If human beings were to treat one another’s personal property the way they treat the natural environment, we would view that behavior as anti-social and illegal. We would expect legal sanctions and even compensation. When will we learn that to commit a crime against the natural world is also a sin?”
The way we respond to the natural environment is directly reflects the way we treat human beings. The willingness to exploit the environment is revealed in the willingness to permit avoidable human suffering. So the survival of the natural environment is also the survival of ourselves. When we will understand that a crime against nature is a crime against ourselves and sin against God?
I haven’t found a new encyclical by His All-Holiness for this Earth Day; I hope there will be one, even a bit late. Still, what he has said before on the issue are always relevant. I dare say, considering how the world has changed since this time last year, more relevant than ever.

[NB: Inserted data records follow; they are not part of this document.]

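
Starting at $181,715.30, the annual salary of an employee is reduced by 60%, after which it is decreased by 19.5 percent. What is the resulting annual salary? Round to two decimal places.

$58,512.33

60% decrease: $181,715.30 × 0.4 = $72686.12.
Apply the 19.5% decrease: $72686.12 × 0.805 = $58512.3266 ≈ $58,512.33.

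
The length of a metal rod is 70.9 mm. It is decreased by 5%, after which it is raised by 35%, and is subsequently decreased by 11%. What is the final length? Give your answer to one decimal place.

80.9 mm

Each change multiplies by a factor: 0.95 × 1.35 × 0.89 = 1.141425.
70.9 × 1.141425 = 80.9270325 ≈ 80.9.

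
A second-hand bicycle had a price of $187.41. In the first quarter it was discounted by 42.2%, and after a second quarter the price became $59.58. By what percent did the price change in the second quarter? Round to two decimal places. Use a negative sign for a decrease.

-45.00%

After the first quarter: $187.41 × 0.578 = $108.32298.
Second-quarter multiplier: $59.58 ÷ $108.32298 ≈ 0.550022.
That is a change of -45.00%.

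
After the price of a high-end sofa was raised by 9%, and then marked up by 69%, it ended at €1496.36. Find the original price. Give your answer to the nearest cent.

€812.31

Undoing the 69% increase: €1496.36 ÷ 1.69 ≈ €885.420118.
Undoing the 9% increase: €885.420118 ÷ 1.09 ≈ €812.31.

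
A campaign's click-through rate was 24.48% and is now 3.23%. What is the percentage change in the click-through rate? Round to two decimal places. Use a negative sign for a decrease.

The change is 3.23 − 24.48 = -21.25 percentage points.
Relative to the original 24.48%, that is -21.25 ÷ 24.48 ≈ -86.81%.

-86.81%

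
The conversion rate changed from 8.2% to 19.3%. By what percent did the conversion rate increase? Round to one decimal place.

135.4%

The change is 19.3 − 8.2 = 11.1 percentage points.
Relative to the original 8.2%, that is 11.1 ÷ 8.2 ≈ 135.4%.
So the conversion rate rose by 135.4%.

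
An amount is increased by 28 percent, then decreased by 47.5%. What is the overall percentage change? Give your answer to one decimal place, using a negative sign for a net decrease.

A 28% increase multiplies by 1.28.
Then a 47.5% decrease: 1.28 × 0.525 = 0.672.
Overall factor 0.672, i.e. -32.8%.

-32.8%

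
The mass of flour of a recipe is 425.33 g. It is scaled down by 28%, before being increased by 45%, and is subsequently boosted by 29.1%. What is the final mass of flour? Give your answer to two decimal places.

573.26 g

After the 28% decrease: 425.33 × 0.72 = 306.2376.
Apply the 45% increase: 306.2376 × 1.45 = 444.04452.
29.1% increase: 444.04452 × 1.291 = 573.26147532 ≈ 573.26.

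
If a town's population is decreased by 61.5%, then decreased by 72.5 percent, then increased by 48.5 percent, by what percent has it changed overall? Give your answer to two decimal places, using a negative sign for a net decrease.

-84.28%

A 61.5% decrease multiplies by 0.385.
Then a 72.5% decrease: 0.385 × 0.275 = 0.105875.
Then a 48.5% increase: 0.105875 × 1.485 = 0.157224375.
Overall factor 0.157224375, i.e. -84.28%.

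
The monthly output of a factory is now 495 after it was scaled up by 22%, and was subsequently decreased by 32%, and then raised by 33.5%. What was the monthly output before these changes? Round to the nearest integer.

447

Undoing the 33.5% increase: 495 ÷ 1.335 ≈ 370.786517.
Undoing the 32% decrease: 370.786517 ÷ 0.68 ≈ 545.27429.
Undoing the 22% increase: 545.27429 ÷ 1.22 ≈ 447.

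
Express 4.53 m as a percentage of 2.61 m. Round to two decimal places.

4.53 m ÷ 2.61 m ≈ 173.56%.

173.56%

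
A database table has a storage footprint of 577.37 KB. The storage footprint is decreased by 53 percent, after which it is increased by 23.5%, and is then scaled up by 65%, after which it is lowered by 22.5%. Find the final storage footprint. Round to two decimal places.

428.55 KB

Each change multiplies by a factor: 0.47 × 1.235 × 1.65 × 0.775 = 0.7422504375.
577.37 × 0.7422504375 = 428.553135099375 ≈ 428.55.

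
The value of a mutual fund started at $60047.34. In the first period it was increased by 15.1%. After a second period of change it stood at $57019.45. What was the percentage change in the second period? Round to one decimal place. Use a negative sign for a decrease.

After the first period: $60047.34 × 1.151 = $69114.48834.
Second-period multiplier: $57019.45 ÷ $69114.48834 ≈ 0.825.
That is a change of -17.5%.

-17.5%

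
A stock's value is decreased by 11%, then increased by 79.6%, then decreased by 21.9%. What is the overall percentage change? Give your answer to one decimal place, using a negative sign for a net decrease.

An 11% decrease multiplies by 0.89.
Then a 79.6% increase: 0.89 × 1.796 = 1.59844.
Then a 21.9% decrease: 1.59844 × 0.781 = 1.24838164.
Overall factor 1.24838164, i.e. 24.8%.

24.8%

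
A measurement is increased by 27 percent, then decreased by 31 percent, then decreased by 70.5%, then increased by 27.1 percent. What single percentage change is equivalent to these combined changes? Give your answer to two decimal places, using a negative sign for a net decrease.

A 27% increase multiplies by 1.27.
Then a 31% decrease: 1.27 × 0.69 = 0.8763.
Then a 70.5% decrease: 0.8763 × 0.295 = 0.2585085.
Then a 27.1% increase: 0.2585085 × 1.271 = 0.3285643035.
Overall factor 0.3285643035, i.e. -67.14%.

-67.14%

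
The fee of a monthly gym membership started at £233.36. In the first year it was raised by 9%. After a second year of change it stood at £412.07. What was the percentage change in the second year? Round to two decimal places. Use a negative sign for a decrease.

62.00%

After the first year: £233.36 × 1.09 = £254.3624.
Second-year multiplier: £412.07 ÷ £254.3624 ≈ 1.620011.
That is a change of 62.00%.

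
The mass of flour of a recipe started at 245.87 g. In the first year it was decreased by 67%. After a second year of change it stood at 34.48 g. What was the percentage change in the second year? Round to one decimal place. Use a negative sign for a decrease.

After the first year: 245.87 × 0.33 = 81.1371.
Second-year multiplier: 34.48 ÷ 81.1371 ≈ 0.42496.
That is a change of -57.5%.

-57.5%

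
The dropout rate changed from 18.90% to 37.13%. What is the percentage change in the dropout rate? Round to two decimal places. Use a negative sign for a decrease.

96.46%

The change is 37.13 − 18.90 = 18.23 percentage points.
Relative to the original 18.90%, that is 18.23 ÷ 18.90 ≈ 96.46%.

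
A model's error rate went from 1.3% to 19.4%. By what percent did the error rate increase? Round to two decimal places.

The change is 19.4 − 1.3 = 18.1 percentage points.
Relative to the original 1.3%, that is 18.1 ÷ 1.3 ≈ 1392.31%.
So the error rate rose by 1392.31%.

1392.31%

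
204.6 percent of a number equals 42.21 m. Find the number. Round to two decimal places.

42.21 m ÷ 2.046 ≈ 20.63 m.

20.63 m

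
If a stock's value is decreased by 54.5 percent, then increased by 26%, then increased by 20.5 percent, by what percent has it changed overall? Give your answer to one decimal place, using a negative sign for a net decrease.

The combined multiplier is 0.455 × 1.26 × 1.205 = 0.6908265.
That corresponds to a decrease of 30.9%.

-30.9%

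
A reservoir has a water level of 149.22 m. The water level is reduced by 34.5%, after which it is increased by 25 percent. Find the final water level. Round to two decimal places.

34.5% decrease: 149.22 × 0.655 = 97.7391.
After the 25% increase: 97.7391 × 1.25 = 122.173875 ≈ 122.17.

122.17 m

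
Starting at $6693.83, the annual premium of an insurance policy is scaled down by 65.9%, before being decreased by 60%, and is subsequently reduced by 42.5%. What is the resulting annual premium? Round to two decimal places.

$525.00

Each change multiplies by a factor: 0.341 × 0.4 × 0.575 = 0.07843.
$6693.83 × 0.07843 = $524.9970869 ≈ $525.00.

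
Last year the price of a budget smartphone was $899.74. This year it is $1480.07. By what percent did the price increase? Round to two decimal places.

Change: $1480.07 − $899.74 = $580.33.
Relative to the original: $580.33 ÷ $899.74 ≈ 64.50%.
So the price increased by 64.50%.

64.50%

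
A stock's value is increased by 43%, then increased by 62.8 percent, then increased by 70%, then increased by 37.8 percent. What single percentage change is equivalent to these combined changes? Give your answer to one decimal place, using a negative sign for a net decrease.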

We have traditionally regarded sin as being merely what people do to other people. Yet, for human beings to destroy the biological diversity in God’s creation; for human beings to degrade the integrity of the earth by contributing to climate change, by stripping the earth of its natural forests or destroying its wetlands; for human beings to contaminate the earth’s waters, land and air – all of these are sins.”
We are treating our planet in an inhuman, godless manner precisely because we fail to see it as a gift inherited from above. Our original sin with regard to the natural environment lies in our refusal to accept the world as a sacrament of communion, as a way of sharing with God and neighbor on a global scale. It is our humble conviction that divine and human meet in the slightest detail contained in the seamless garment of God’s creation, in the last speck of dust.
A Jenny-come-lately like me should not be the one to point out the obvious: we have no dominion over the earth and its creatures, folks. We were supposed to, but Grandpa Adam and Grandma Eve fucked up. Stewardship is our gig now. We’re not the boss, we work for the boss. We get to live on the premises, but if we sponge off the business, there will be hell to pay. Quite literally.
Listen to the old man. He’s been called ‘the Green Patriarch’ derogatorily, but anyone who understands synergy should be able to understand interdependence as well.
Whenever we narrow religious life to our own concerns, then we overlook the prophetic calling of the Church to implore God and invoke the divine Spirit for the renewal of the whole polluted cosmos. For, the entire world is the space within which this transformation is enacted. When we are transformed by divine grace, then we discern the injustice in which we are participants; but then we will also labor to share the resources of our planet; then, we realize that eco-justice is paramount — not simply for a better life, but for our very survival.”
As Orthodox Christians, we use the Greek word kairos to describe a moment in time, often a brief moment in time, which has eternal significance. For the human race as a whole, there is now a kairos, a decisive time in our relationship with God’s creation. We will either act in time to protect life on earth from the worst consequences of human folly, or we will fail to act. May God grant us the wisdom to act in time. Amen.